Tuesday, June 07, 2005

Dig, Day 13. As things wind up we are hurrying to get finished. In the north room we are going down in the west half of the room, still excavating layers of Spanish period trash. Lots of animal bones- mostly sheep, with some cattle and chicken.

Animal bones from one layer of dirt.

We collect samples of dirt to take back to the laboratory. There we will dump them into a flotation tank and the charred plant remains float to the top and are collected on a cloth screen. After they are dried the samples are boxed and later some are selected for analysis. Our ethnobotanist looks at the charred remains and is able to identify what kinds of plants and wood were used by the people living in Tucson. Wheat and corn are common, sometimes we also find beans and squash. One of the pits that we excavated in the first week had peach pits and watermelon seeds.

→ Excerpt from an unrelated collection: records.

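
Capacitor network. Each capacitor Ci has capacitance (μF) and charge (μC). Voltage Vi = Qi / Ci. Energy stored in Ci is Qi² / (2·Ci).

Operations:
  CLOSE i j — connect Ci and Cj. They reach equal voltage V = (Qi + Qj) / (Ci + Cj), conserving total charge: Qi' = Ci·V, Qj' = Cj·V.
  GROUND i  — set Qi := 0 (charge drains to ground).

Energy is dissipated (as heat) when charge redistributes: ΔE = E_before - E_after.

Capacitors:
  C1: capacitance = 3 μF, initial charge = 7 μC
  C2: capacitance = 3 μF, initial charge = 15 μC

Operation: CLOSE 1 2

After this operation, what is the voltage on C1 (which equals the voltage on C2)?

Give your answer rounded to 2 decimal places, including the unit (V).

Initial: C1(3μF, Q=7μC, V=2.33V), C2(3μF, Q=15μC, V=5.00V)
Op 1: CLOSE 1-2: Q_total=22.00, C_total=6.00, V=3.67; Q1=11.00, Q2=11.00; dissipated=5.333

Answer: 3.67 V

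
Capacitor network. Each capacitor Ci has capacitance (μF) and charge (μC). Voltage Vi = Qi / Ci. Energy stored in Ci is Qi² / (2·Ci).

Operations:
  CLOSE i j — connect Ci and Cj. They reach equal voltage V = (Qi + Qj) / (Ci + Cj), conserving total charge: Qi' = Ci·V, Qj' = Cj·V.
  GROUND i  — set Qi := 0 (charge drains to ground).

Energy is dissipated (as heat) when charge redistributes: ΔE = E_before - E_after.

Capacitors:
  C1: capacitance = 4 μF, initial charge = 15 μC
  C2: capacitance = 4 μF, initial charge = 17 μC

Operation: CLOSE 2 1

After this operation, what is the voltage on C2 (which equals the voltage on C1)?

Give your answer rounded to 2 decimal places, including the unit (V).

Initial: C1(4μF, Q=15μC, V=3.75V), C2(4μF, Q=17μC, V=4.25V)
Op 1: CLOSE 2-1: Q_total=32.00, C_total=8.00, V=4.00; Q2=16.00, Q1=16.00; dissipated=0.250

Answer: 4.00 V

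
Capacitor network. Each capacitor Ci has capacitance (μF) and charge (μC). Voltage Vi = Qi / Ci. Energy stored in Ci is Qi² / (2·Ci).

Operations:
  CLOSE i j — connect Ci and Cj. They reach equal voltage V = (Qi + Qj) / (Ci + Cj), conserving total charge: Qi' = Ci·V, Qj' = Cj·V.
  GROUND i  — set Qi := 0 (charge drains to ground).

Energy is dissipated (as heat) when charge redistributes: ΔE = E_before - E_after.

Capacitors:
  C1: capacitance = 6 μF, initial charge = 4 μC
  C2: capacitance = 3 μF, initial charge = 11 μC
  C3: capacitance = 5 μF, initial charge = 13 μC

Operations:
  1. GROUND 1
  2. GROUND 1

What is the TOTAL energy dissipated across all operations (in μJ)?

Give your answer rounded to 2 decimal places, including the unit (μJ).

Initial: C1(6μF, Q=4μC, V=0.67V), C2(3μF, Q=11μC, V=3.67V), C3(5μF, Q=13μC, V=2.60V)
Op 1: GROUND 1: Q1=0; energy lost=1.333
Op 2: GROUND 1: Q1=0; energy lost=0.000
Total dissipated: 1.333 μJ

Answer: 1.33 μJ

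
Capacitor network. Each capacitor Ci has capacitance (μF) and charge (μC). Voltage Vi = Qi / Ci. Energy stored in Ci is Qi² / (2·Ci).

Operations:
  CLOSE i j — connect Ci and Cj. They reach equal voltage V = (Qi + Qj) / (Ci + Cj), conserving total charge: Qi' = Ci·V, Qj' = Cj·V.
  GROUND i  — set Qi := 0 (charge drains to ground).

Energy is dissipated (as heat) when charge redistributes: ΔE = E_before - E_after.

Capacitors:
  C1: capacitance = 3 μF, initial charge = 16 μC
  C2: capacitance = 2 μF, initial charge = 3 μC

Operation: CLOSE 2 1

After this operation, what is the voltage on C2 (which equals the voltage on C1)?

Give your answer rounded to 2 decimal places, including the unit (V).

Answer: 3.80 V

Derivation:
Initial: C1(3μF, Q=16μC, V=5.33V), C2(2μF, Q=3μC, V=1.50V)
Op 1: CLOSE 2-1: Q_total=19.00, C_total=5.00, V=3.80; Q2=7.60, Q1=11.40; dissipated=8.817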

Also in the north room, we uncovered a small cooking hearth. It was filled with charcoal and had a number of rocks sticking out of it. The rocks were used to set ceramic pota onto, keeping the base of the pot off of the embers. The people living in Tucson used to cook outdoors during the summer, because it was just too hot to cook inside. We collected most of the charcoal and ash from the hearth for flotation.


Most of the majolica we find has been smashed into little, tiny pieces- the result of being walked on by people and animals in the fort. Today we finally found a nice large fragment that gives a slightly better sense of the design. If you look carefully you can see that the blue splotch in the center is actually the face of a cherub, with small dots for eyes and an upturned nose.

San Elizario Blue on White plate.

At home this afternoon I scrubbed the dirt off. Somehow I always miss some spots- inside my elbow, inside my ear, on top of one of my toes. I think it is because I come home so tired it is hard to concentrate.